Die schmalen sechs Taler Anmeldegebühr können es wahrlich nicht sein, die einen zudem arg von Covid-19-Verfügungen geschwächten Laufkalender wiederbeleben. Trotzdem stehen kurz vor Meldeschluß erst fünf Interessenten in der Liste für den 41-er. Das ist bei der langen Vorenthaltung dieser Sportart schon mysteriös, daß hier kein größerer Bedarf besteht.

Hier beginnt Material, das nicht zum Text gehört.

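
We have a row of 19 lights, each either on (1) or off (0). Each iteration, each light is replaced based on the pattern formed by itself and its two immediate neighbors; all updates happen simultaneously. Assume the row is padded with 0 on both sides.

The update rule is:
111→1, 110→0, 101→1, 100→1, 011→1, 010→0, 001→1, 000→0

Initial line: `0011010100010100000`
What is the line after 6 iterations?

0110101010101010000
1101010101010101000
1010101010101010100
0101010101010101010
1010101010101010101
0101010101010101010

0101010101010101010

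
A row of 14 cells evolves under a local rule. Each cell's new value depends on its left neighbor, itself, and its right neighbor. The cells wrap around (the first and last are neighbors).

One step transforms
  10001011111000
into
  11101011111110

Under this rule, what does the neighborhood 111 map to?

1

At position 7 the neighborhood is 111; the next row has 1 there.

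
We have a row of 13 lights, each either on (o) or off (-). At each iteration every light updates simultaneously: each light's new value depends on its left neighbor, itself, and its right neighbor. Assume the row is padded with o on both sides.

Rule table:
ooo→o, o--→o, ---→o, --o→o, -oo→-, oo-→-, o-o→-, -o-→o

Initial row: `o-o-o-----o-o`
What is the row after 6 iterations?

--ooooo-ooooo

--o-ooooooo--
ooo--ooooo-oo
oo-oo-ooo---o
o------o-ooo-
-ooooooo--o--
--ooooo-ooooo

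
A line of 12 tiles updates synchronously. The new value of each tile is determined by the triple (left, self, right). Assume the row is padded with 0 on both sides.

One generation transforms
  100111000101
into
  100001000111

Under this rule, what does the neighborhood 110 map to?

1

At position 5 the neighborhood is 110; the next row has 1 there.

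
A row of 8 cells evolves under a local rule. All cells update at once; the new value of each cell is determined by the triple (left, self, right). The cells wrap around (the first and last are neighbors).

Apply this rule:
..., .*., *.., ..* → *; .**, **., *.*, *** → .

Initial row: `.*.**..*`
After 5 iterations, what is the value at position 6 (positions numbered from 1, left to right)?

*

.*...***
.****...
*....***
.****...  (repeats iteration 2; period 2)
iteration 5: *....***
position 6 holds *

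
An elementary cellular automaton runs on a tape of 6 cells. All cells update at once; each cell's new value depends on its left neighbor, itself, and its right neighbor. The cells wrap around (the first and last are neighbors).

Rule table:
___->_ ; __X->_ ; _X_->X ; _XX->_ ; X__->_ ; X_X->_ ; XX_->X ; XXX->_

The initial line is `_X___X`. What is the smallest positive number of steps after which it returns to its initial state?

1

step 1: _X___X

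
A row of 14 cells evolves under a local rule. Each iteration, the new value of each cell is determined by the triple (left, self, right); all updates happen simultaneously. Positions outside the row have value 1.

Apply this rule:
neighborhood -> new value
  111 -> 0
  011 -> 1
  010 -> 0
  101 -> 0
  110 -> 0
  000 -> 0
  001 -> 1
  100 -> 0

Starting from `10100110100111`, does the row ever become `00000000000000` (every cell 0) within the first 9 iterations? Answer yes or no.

00001100001100
00011000011001
00110000110011
01100001100110
01000011001100
00000110011001
00001100110011
00011001100110
00110011001100
iteration 9 is 00110011001100, still not uniform 0

no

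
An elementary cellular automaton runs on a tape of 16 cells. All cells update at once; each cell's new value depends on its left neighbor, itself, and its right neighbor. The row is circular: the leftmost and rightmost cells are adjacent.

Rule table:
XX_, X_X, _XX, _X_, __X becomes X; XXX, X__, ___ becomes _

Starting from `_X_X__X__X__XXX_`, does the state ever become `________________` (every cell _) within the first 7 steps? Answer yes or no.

step 1: XXXX_XX_XX_XX_X_
step 2: X__XXXXXXXXXXXXX
step 3: X_XX____________
step 4: XXXX___________X
step 5: ___X__________XX
step 6: __XX_________XXX
step 7: _XXX________XX_X
step 7 is _XXX________XX_X, still not uniform _

no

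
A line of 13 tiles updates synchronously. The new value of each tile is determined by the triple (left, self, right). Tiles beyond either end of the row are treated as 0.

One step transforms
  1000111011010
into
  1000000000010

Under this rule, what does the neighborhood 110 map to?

0

At position 6 the neighborhood is 110; the next row has 0 there.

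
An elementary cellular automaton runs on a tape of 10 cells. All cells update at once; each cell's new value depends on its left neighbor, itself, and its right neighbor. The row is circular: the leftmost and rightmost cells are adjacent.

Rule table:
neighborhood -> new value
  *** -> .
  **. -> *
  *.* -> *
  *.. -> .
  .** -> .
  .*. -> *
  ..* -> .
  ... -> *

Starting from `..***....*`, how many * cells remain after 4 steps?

step 1: ....*.**.*
step 2: .**.**.***
step 3: *.**.**..*
step 4: **.**.*...
count of *: 5

5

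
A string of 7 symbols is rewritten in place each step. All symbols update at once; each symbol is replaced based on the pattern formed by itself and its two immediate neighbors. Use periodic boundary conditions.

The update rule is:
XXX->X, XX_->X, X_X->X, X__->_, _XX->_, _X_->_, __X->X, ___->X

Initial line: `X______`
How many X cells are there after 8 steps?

__XXXXX
_X_XXXX
X_X_XXX
XX_X_XX
XXX_X_X
XXXX_X_
_XXXX_X
X_XXXX_
count of X: 5

5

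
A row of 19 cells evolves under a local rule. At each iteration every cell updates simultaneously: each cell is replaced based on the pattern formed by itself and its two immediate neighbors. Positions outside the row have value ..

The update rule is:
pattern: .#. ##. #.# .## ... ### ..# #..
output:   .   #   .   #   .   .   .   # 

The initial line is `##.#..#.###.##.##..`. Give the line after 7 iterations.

....#.##..#...##.##

##..#...#.#.##.###.
###..#......##.#.##
#.##..#.....##...##
..###..#....###..##
..#.##..#...#.##.##
....###..#....##.##
....#.##..#...##.##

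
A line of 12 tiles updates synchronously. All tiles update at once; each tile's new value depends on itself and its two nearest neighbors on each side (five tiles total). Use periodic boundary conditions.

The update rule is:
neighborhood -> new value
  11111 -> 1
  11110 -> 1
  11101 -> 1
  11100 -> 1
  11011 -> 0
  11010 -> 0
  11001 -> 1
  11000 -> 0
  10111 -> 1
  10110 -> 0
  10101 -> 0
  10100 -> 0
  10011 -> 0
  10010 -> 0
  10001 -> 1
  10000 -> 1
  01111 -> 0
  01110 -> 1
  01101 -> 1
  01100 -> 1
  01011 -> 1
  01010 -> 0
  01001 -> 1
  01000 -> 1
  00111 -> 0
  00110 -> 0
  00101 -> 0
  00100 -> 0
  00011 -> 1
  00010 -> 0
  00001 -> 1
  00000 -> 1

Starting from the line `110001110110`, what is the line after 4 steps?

011100100110

010110110010
001010011001
100001001100
011100100110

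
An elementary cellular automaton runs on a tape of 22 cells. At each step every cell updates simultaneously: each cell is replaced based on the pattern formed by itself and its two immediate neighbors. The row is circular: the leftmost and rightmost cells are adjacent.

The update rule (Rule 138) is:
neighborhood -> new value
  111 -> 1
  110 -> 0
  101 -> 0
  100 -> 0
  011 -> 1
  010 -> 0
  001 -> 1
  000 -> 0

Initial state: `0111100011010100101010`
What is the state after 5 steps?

0001100000010000001111

step 1: 1111000110000001000000
step 2: 1110001100000010000001
step 3: 1100011000000100000011
step 4: 1000110000001000000111
step 5: 0001100000010000001111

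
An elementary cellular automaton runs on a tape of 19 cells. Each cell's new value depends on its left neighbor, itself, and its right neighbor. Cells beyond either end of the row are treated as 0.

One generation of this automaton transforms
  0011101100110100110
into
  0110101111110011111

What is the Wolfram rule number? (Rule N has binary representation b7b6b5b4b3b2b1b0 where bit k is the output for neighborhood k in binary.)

90

position 3: 111 → 0  (bit 7 = 0)
position 4: 110 → 1  (bit 6 = 1)
position 5: 101 → 0  (bit 5 = 0)
position 8: 100 → 1  (bit 4 = 1)
position 2: 011 → 1  (bit 3 = 1)
position 13: 010 → 0  (bit 2 = 0)
position 1: 001 → 1  (bit 1 = 1)
position 0: 000 → 0  (bit 0 = 0)
bits b7..b0 = 01011010 = 90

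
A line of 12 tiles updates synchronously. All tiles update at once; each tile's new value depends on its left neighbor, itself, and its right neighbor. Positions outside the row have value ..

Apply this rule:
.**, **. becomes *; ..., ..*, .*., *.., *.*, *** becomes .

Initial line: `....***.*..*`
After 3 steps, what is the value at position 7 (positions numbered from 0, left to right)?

....*.*.....
............
............
position 7 holds .

.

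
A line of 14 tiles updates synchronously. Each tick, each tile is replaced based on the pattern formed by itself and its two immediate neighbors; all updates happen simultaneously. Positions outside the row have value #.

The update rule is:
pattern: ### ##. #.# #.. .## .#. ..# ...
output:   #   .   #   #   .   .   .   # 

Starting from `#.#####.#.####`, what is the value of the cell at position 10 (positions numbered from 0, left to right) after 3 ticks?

.

.#.###.#.#.###
#.#.#.#.#.#.##
.#.#.#.#.#.#.#
position 10 holds .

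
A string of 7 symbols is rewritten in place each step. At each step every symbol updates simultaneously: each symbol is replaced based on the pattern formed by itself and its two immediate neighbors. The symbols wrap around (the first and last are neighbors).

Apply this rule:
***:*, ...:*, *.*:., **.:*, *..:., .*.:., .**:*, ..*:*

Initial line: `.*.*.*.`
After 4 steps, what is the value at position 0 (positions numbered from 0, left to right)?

*......
..*****
.******
.******
position 0 holds .

.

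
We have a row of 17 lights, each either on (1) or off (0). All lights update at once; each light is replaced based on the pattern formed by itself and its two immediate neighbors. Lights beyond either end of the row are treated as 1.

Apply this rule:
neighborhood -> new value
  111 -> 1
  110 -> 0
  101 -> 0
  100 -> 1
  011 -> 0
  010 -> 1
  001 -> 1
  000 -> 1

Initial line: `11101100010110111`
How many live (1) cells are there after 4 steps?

step 1: 11000011110000011
step 2: 10111101101111101
step 3: 00011000000111000
step 4: 11100111111010111
count of 1: 13

13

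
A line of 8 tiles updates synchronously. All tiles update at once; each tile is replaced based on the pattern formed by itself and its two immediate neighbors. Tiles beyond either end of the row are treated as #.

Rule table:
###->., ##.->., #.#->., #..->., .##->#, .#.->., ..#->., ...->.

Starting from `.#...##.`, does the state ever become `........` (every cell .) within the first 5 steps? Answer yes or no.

.....#..
........
all cells are . at step 2

yes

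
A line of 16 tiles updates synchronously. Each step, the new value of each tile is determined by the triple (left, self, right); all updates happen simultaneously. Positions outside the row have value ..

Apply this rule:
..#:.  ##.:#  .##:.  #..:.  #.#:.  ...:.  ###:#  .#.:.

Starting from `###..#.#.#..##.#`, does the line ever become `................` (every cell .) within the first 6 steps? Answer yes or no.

.##..........#..
..#.............
................
all cells are . at step 3

yes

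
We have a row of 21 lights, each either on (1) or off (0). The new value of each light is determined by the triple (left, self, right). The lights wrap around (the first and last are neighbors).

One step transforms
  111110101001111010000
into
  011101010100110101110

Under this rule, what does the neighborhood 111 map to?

At position 1 the neighborhood is 111; the next row has 1 there.

1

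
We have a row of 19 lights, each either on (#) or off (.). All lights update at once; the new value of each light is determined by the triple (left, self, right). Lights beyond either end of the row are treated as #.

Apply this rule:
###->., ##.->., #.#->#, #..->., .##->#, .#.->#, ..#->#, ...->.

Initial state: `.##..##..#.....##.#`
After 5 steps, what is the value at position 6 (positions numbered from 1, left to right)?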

Sicherlich bietet die Veranstaltung mit Wettbewerben über 400 und 1.200 Meter, sowie zweieinhalb, fünf und 30 Kilometer, 'nen Zehner und 'nem Halbmarathon einen Bauchladen voll Betätigungsmöglichkeiten an und die Läufer verteilen sich dementsprechend großzügig in den jeweiligen Listen. Die volle Bandbreite an Abwechslung gäbe es allerdings nur auf dem als Trail ausgeschriebenen 41-km-Lauf, da die anderen Strecken größtenteils auf den breiten Forstwegen um Hartha ausgefochten werden. Dies ist mir noch von meinen zwei bisherigen Teilnahmen so in Erinnerung, als ich 2009 zum 30. Waldlauf den Dreißiger (2:12:27 h) und im Jahr darauf den Halbmarathon (1:29:57 h) noch relativ mühelos herunterspulte.
Mit den Burgstädtern Siggi und Steffen können Ute und ich jedoch noch zwei weitere Mitstreiter für diesen Ausflug auf die Pfade und Aussichtspunkte des Tharandter Waldes begeistern. Beide stehen voll im Saft und sind sofort Feuer und Flamme, mal wieder einen anderen Flecken Erde (läuferisch) zu erkunden.
Neun Starter und zwei Guides begeben sich 10 Uhr von der Waldbühne des Kurortes Hartha aus in die Spur. Das kleine Häuflein zerfällt dabei recht schnell und so ist unsere Besen-Gruppe der zwei "Limbacher" und zwei "Burgstädter", ergänzt durch den streckenkundigen Robert relativ zeitig "gefunden". Er hat auch im Vorjahr schon die langsame Gruppe durchs Gelände (über damals 40 Kilometer) geführt und ist als Orientierungsläufer mit der Materie der Wegfindung daher mehr als vertraut.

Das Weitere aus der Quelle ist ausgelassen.